Overloads sub() so it works on arrays as well as strings. I find it useful to be able to slice and dice arrays in the same way as strings and especially now that we can index strings with square bracket notation the difference between them isn't always important. I've got something with a length and I want a sub-section of it. Makes sense to use the same function for both, in my mind at least.

_sub = sub

function sub(lst, i, j)
   if type(lst) == 'string' then
      return _sub(lst, i, j)
   else
      local r = {}
      for n=i,j or #lst do
         add(r, lst[n])
      end
      return r
   end
end

Creates a new array without modifying the original. Doesn't handle negative indices because I've not really needed them so far but it would be easy enough to add.

Potentially a feature suggestion @zep? I don't mind writing the function myself but I'd also be happy not to.

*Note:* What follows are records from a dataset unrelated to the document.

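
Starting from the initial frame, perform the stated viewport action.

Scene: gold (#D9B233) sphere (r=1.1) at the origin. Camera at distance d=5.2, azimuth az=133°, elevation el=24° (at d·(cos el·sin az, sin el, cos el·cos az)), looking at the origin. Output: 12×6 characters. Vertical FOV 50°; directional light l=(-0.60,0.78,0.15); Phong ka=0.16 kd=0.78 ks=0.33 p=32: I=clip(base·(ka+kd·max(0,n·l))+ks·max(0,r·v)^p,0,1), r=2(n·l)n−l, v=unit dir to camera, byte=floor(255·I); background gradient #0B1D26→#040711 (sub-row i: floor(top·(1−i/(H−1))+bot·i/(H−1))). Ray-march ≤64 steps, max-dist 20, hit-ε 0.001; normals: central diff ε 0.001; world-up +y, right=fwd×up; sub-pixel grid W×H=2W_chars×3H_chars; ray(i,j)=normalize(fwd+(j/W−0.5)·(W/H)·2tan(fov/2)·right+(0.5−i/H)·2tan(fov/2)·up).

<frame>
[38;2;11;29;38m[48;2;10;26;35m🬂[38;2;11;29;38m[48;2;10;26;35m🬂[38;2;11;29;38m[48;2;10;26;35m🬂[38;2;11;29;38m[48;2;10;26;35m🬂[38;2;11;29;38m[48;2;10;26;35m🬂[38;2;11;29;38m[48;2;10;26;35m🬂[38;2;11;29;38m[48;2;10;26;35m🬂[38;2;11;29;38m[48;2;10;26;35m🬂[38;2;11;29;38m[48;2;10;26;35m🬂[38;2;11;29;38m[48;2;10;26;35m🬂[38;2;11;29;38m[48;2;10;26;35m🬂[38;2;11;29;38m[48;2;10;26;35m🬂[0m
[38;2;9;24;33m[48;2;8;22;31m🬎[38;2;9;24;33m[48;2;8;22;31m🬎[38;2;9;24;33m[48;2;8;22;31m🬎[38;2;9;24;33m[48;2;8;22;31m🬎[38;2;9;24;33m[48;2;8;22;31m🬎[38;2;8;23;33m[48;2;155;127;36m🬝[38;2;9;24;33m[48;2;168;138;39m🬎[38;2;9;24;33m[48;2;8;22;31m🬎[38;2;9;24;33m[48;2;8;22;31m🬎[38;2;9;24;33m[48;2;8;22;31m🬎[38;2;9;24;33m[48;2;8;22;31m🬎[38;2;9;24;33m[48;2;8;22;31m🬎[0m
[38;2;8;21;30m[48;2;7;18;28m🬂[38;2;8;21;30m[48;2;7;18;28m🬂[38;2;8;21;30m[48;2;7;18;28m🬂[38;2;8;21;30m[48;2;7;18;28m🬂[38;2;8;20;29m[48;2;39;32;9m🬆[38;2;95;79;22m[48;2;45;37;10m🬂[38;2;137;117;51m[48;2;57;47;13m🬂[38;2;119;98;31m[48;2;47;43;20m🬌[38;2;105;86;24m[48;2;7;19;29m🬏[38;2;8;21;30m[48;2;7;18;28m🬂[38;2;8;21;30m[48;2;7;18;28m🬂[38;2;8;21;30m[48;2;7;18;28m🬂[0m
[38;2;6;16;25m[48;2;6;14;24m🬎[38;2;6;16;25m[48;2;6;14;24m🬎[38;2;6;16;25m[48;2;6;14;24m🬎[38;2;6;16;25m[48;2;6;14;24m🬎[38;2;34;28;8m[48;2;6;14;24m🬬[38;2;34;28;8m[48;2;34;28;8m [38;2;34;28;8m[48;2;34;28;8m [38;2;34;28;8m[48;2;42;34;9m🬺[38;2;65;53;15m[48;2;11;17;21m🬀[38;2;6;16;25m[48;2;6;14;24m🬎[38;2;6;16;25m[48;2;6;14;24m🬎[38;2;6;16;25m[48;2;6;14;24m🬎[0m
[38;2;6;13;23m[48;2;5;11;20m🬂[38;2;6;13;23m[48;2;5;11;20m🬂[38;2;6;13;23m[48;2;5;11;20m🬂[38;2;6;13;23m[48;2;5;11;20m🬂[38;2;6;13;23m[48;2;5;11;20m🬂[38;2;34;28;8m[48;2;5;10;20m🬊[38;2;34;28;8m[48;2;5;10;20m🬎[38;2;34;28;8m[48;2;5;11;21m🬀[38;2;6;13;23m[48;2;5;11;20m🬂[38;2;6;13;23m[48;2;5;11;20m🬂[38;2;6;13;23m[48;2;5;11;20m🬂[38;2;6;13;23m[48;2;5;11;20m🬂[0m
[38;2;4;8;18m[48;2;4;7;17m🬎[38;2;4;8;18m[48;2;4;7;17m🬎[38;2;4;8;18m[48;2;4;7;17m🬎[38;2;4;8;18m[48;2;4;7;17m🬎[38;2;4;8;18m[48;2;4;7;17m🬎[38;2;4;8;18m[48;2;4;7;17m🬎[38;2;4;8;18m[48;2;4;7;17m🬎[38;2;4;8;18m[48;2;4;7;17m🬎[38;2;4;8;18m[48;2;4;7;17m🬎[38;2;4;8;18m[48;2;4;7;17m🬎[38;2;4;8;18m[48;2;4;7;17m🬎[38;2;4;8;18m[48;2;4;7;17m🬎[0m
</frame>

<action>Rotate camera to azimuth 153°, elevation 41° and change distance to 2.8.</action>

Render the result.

<frame>
[38;2;11;29;38m[48;2;10;26;35m🬂[38;2;11;29;38m[48;2;10;26;35m🬂[38;2;11;29;38m[48;2;10;26;35m🬂[38;2;11;29;38m[48;2;10;26;35m🬂[38;2;10;28;37m[48;2;129;106;30m🬎[38;2;11;29;38m[48;2;152;125;35m🬂[38;2;11;29;38m[48;2;167;137;39m🬂[38;2;180;148;42m[48;2;10;28;37m🬱[38;2;190;156;44m[48;2;10;27;36m🬏[38;2;11;29;38m[48;2;10;26;35m🬂[38;2;11;29;38m[48;2;10;26;35m🬂[38;2;11;29;38m[48;2;10;26;35m🬂[0m
[38;2;9;24;33m[48;2;8;22;31m🬎[38;2;9;24;33m[48;2;8;22;31m🬎[38;2;8;23;33m[48;2;56;46;13m🬝[38;2;9;25;34m[48;2;84;69;19m🬀[38;2;112;92;26m[48;2;93;77;21m🬊[38;2;126;103;29m[48;2;108;88;25m🬊[38;2;147;122;40m[48;2;122;100;28m🬊[38;2;196;169;83m[48;2;158;133;50m🬌[38;2;182;152;52m[48;2;163;134;42m🬅[38;2;167;137;39m[48;2;9;24;33m🬱[38;2;9;24;33m[48;2;8;22;31m🬎[38;2;9;24;33m[48;2;8;22;31m🬎[0m
[38;2;8;21;30m[48;2;7;18;28m🬂[38;2;8;21;30m[48;2;7;18;28m🬂[38;2;8;21;30m[48;2;36;30;8m🬀[38;2;60;49;13m[48;2;42;34;9m🬊[38;2;77;63;17m[48;2;59;48;13m🬊[38;2;90;74;21m[48;2;73;60;16m🬊[38;2;103;85;24m[48;2;86;70;20m🬊[38;2;117;96;27m[48;2;98;81;22m🬊[38;2;130;107;31m[48;2;111;91;25m🬊[38;2;145;119;34m[48;2;124;102;28m🬊[38;2;141;116;33m[48;2;7;19;29m🬓[38;2;8;21;30m[48;2;7;18;28m🬂[0m
[38;2;6;16;25m[48;2;6;14;24m🬎[38;2;6;16;25m[48;2;6;14;24m🬎[38;2;34;28;8m[48;2;34;28;8m [38;2;34;28;8m[48;2;34;28;8m [38;2;49;40;11m[48;2;36;29;8m🬁[38;2;56;46;13m[48;2;39;32;9m🬊[38;2;69;56;16m[48;2;51;42;11m🬊[38;2;81;66;18m[48;2;63;52;14m🬊[38;2;93;76;21m[48;2;74;61;17m🬊[38;2;105;86;24m[48;2;85;70;19m🬊[38;2;103;84;24m[48;2;6;15;25m▌[38;2;6;16;25m[48;2;6;14;24m🬎[0m
[38;2;6;13;23m[48;2;5;11;20m🬂[38;2;6;13;23m[48;2;5;11;20m🬂[38;2;34;28;8m[48;2;5;11;21m🬉[38;2;34;28;8m[48;2;34;28;8m [38;2;34;28;8m[48;2;34;28;8m [38;2;34;28;8m[48;2;34;28;8m [38;2;34;28;8m[48;2;39;32;9m🬺[38;2;47;39;10m[48;2;34;28;8m🬂[38;2;58;48;13m[48;2;39;32;8m🬂[38;2;58;48;13m[48;2;19;19;14m🬎[38;2;6;13;23m[48;2;5;11;20m🬂[38;2;6;13;23m[48;2;5;11;20m🬂[0m
[38;2;4;8;18m[48;2;4;7;17m🬎[38;2;4;8;18m[48;2;4;7;17m🬎[38;2;4;8;18m[48;2;4;7;17m🬎[38;2;34;28;8m[48;2;4;7;17m🬁[38;2;34;28;8m[48;2;4;7;17m🬎[38;2;34;28;8m[48;2;34;28;8m [38;2;34;28;8m[48;2;34;28;8m [38;2;34;28;8m[48;2;4;7;17m🬝[38;2;34;28;8m[48;2;4;7;17m🬆[38;2;4;8;18m[48;2;4;7;17m🬎[38;2;4;8;18m[48;2;4;7;17m🬎[38;2;4;8;18m[48;2;4;7;17m🬎[0m
</frame>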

But maybe I'm the only one who finds it useful.

P#120538 2022-11-12 13:15

I'm confused, @jasondelaat.

Could you please post an example to show this in action ?

P#120556 2022-11-12 19:13

@dw817

Sure.
Right now sub() only works on strings.

print(sub('abcde', 2, 4))     -- prints: bcd
print(sub({1,2,3,4,5}, 2, 4)) -- prints nothing, sub() returns [nil]
                              -- for anything other than strings

This overloads sub() so it still works the same for string but it'll do the same thing for arrays.

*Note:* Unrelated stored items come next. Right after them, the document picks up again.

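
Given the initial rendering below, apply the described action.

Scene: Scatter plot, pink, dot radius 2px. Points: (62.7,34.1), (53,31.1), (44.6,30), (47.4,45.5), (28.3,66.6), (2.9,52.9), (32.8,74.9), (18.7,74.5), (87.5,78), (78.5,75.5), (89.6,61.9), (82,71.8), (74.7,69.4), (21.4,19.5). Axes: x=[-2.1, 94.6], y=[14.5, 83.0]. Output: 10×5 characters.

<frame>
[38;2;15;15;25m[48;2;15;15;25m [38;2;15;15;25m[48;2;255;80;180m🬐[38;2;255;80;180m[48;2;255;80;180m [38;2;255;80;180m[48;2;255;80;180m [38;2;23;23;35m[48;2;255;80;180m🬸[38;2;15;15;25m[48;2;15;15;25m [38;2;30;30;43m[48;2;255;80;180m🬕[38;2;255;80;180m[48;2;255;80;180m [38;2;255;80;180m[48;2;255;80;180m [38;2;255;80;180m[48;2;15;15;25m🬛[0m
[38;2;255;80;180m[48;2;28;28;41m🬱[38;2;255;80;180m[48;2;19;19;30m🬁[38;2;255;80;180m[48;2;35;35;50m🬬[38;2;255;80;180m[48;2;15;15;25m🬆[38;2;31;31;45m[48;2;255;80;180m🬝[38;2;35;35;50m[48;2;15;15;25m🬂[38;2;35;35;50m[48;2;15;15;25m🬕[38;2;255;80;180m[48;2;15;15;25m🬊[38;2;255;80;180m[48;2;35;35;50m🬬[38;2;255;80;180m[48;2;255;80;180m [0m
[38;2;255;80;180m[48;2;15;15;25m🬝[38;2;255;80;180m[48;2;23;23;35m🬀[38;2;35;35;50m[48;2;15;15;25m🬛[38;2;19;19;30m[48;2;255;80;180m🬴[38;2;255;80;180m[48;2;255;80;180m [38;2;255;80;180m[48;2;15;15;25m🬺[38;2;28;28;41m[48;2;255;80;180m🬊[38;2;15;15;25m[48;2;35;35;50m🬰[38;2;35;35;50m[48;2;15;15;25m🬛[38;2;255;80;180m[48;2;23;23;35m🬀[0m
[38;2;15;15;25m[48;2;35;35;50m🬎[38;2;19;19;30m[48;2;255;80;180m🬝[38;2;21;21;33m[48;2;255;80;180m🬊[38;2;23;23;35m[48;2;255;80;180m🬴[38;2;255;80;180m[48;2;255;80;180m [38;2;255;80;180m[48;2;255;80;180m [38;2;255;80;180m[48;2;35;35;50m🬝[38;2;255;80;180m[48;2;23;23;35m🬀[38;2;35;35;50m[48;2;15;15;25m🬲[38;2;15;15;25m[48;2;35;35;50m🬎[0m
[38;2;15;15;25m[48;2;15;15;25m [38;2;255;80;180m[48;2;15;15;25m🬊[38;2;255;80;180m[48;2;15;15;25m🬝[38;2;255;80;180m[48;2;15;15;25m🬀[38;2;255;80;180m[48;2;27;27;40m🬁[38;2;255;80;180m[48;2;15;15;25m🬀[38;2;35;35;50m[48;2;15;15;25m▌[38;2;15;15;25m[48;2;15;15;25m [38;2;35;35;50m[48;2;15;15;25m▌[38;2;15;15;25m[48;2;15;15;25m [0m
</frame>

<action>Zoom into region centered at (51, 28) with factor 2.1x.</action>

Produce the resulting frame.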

print(sub('abcde', 2, 4))     -- prints: bcd
lst = sub({1,2,3,4,5}, 2, 4)
print(lst)                    -- prints: [table]
print(lst[1])                 -- 2
print(lst[2])                 -- 3
print(lst[3])                 -- 4

One way to use it would be in a loop if you only want to loop over part of the contents of an array.

lst = {1, 2, 3, 4, 5}
for l in all(sub(lst, 3)) do
    print(l)
end

Which will print 3, 4, and 5.

Obviously you could just do it with a loop counter but, in my opinion, that's messier.

lst = {1, 2, 3, 4, 5}
for i=3,#lst do
    print(lst[i])
end

I prefer the former to the latter from a readability perspective but that's just personal preference.

That's a simple example and not exactly worth all the extra tokens but I tend to think of almost everything as just lists of stuff so the more ways I have to manipulate lists and parts of lists the better. Basically if you can think of a reason why you might want to be able to extract a substring from a larger string, I probably have similar reasons to want to be able to extract a sub-array from a larger array.

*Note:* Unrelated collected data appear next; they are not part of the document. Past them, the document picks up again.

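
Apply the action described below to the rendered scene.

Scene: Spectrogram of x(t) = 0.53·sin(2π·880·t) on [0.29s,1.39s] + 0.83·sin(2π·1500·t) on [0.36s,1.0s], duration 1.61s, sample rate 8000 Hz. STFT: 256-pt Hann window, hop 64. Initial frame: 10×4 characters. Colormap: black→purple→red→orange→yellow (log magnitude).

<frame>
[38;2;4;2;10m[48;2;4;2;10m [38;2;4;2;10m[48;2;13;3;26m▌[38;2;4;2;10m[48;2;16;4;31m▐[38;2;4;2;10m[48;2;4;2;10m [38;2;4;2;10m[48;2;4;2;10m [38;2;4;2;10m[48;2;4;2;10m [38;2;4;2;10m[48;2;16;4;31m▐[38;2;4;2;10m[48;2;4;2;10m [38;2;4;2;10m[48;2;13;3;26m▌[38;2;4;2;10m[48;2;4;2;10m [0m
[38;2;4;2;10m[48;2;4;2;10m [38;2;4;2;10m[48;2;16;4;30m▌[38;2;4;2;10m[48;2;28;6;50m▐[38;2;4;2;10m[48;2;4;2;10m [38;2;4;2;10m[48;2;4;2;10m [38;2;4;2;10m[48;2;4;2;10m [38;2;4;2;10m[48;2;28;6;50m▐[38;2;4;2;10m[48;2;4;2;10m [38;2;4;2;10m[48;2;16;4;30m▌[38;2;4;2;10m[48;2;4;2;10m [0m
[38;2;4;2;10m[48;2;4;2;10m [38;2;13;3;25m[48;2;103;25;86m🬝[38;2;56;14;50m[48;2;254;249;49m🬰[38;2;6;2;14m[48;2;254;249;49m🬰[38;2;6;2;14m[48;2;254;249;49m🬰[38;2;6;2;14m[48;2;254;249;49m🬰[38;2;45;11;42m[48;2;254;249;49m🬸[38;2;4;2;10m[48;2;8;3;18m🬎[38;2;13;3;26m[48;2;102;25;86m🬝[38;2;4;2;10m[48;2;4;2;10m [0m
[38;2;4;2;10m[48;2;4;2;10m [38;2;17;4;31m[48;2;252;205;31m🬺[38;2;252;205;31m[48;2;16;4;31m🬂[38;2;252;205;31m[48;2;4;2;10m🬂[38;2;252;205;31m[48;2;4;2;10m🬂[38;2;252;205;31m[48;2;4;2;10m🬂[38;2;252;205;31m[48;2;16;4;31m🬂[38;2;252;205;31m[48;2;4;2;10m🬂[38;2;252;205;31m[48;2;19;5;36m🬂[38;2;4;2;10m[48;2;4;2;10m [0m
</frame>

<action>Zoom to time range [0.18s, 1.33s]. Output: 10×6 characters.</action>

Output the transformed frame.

<frame>
[38;2;4;2;10m[48;2;13;3;25m▌[38;2;7;2;15m[48;2;14;4;27m▌[38;2;4;2;10m[48;2;4;2;10m [38;2;4;2;10m[48;2;4;2;10m [38;2;4;2;10m[48;2;4;2;10m [38;2;4;2;10m[48;2;4;2;10m [38;2;4;2;10m[48;2;4;2;10m [38;2;4;2;10m[48;2;14;4;27m▐[38;2;4;2;10m[48;2;4;2;10m [38;2;4;2;10m[48;2;4;2;10m [0m
[38;2;4;2;10m[48;2;14;4;27m▌[38;2;7;2;15m[48;2;17;4;32m▌[38;2;4;2;10m[48;2;4;2;10m [38;2;4;2;10m[48;2;4;2;10m [38;2;4;2;10m[48;2;4;2;10m [38;2;4;2;10m[48;2;4;2;10m [38;2;4;2;10m[48;2;4;2;10m [38;2;4;2;10m[48;2;17;4;32m▐[38;2;4;2;10m[48;2;4;2;10m [38;2;4;2;10m[48;2;4;2;10m [0m
[38;2;4;2;10m[48;2;16;4;31m▌[38;2;8;2;17m[48;2;26;6;48m▌[38;2;4;2;10m[48;2;4;2;10m [38;2;4;2;10m[48;2;4;2;10m [38;2;4;2;10m[48;2;4;2;10m [38;2;4;2;10m[48;2;4;2;10m [38;2;4;2;10m[48;2;4;2;10m [38;2;4;2;10m[48;2;26;6;48m▐[38;2;4;2;10m[48;2;4;2;10m [38;2;4;2;10m[48;2;4;2;10m [0m
[38;2;4;2;10m[48;2;25;6;45m▌[38;2;28;6;51m[48;2;234;165;53m🬕[38;2;5;2;12m[48;2;254;249;49m🬎[38;2;5;2;12m[48;2;254;249;49m🬎[38;2;5;2;12m[48;2;254;249;49m🬎[38;2;5;2;12m[48;2;254;249;49m🬎[38;2;5;2;12m[48;2;254;249;49m🬎[38;2;15;4;28m[48;2;234;165;54m🬨[38;2;4;2;10m[48;2;4;2;10m [38;2;4;2;10m[48;2;4;2;10m [0m
[38;2;14;4;27m[48;2;248;153;14m🬕[38;2;56;13;62m[48;2;251;184;22m🬂[38;2;4;2;11m[48;2;251;183;22m🬂[38;2;4;2;10m[48;2;251;183;22m🬂[38;2;4;2;11m[48;2;251;183;22m🬂[38;2;4;2;11m[48;2;251;183;22m🬂[38;2;4;2;11m[48;2;251;183;22m🬂[38;2;47;12;49m[48;2;251;184;22m🬂[38;2;4;2;11m[48;2;251;183;22m🬂[38;2;4;2;11m[48;2;251;183;22m🬂[0m
[38;2;8;3;18m[48;2;38;8;67m🬲[38;2;24;6;45m[48;2;11;3;23m🬨[38;2;4;2;10m[48;2;4;2;10m [38;2;4;2;10m[48;2;4;2;10m [38;2;4;2;10m[48;2;4;2;10m [38;2;4;2;10m[48;2;4;2;10m [38;2;4;2;10m[48;2;4;2;10m [38;2;26;6;47m[48;2;4;2;10m▌[38;2;4;2;10m[48;2;4;2;10m [38;2;4;2;10m[48;2;4;2;10m [0m
</frame>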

The other thing is that if I have some variable that might be a string or might be an array and I want a sub-sequence out of it, I don't have to care what its actual type is. With normal sub() I'd have to waste tokens checking the type so I could extract the sequence in an appropriate way and I'd have to do that every time that situation came up. Admittedly that's probably not super often. But this way that type check lives in sub() and I don't ever have to worry about it again.

P#120567 2022-11-12 22:04

If I'm understanding you correctly, @jasondelaat, having seen your demo, you want to use sub() for advanced array access.

While I may never need this myself as I'm old school, I can definitely see this useful for advanced and ace programmers.